Comment voyez-vous l’avenir de l’industrie anversoise dans les 5 à 10 ans ?

Dans cinq ans, notre activité sera méconnaissable. L’industrie sera axée sur l’innovation, la créativité et les logiciels. Les diamants et les bijoux seront devenus une part indispensable du design et de l’histoire du produit et la proposition au client sera bien plus riche.

Nous évoluons dans une sphère du luxe en pleine croissance, qui représente des milliers de milliards de dollars. En étudiant les principaux aspects de l’industrie en termes de création de valeur et de transformation, d’élasticité des prix et de lacunes de l’innovation et de l’entrepreneuriat, IES estime, avec prudence, que les profits supplémentaires pourraient être compris entre 1 milliard et 3 milliards de dollars. Ces montants pourraient se concentrer sur le segment de la taille et du négoce, grâce à la mise en place d’une science des chaînes d’approvisionnement et à l’amélioration de la conception, du marketing et de la promotion. Pour y parvenir, l’industrie doit intensifier ses efforts en matière d’entrepreneuriat, de commercialisation et de gestion des réputations.

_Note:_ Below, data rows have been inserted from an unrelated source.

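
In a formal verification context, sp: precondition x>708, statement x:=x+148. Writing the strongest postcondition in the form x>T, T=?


Formula: sp(P, x:=E) = exists old_x. (x = E[old_x/x]) AND P[old_x/x] (old_x is the value of x before the assignment; eliminate old_x by solving x = E[old_x/x] for old_x)
Step 1: Precondition P: x>708, i.e. old_x > 708
Step 2: Assignment gives x = old_x + 148, so old_x = x - 148
Step 3: Substitute into P: x - 148 > 708
Step 4: Simplify: x > 708+148 = 856

856


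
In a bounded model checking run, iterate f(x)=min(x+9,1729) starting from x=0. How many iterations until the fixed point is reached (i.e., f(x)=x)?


Step 1: x=0, cap=1729, increment=9
Step 2: x grows by 9 each step until capped at 1729; fixed point is x=1729
Step 3: iterations = ceil(1729/9) = 193

193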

Anvers doit saisir l’avantage dans les domaines pour lesquels elle peut créer de la valeur, y compris avec de nouvelles gammes d’activité. Nos structures physiques et fiscales seront ainsi considérablement améliorées, pour devenir plus attrayantes en ce XXIe siècle. Très bientôt, Anvers se transformera en un marché très différent, plus ajusté à son objectif, agile et robuste, avec des lignes d’activité solides et un rôle dynamique, précis et incontournable dans l’industrie mondiale.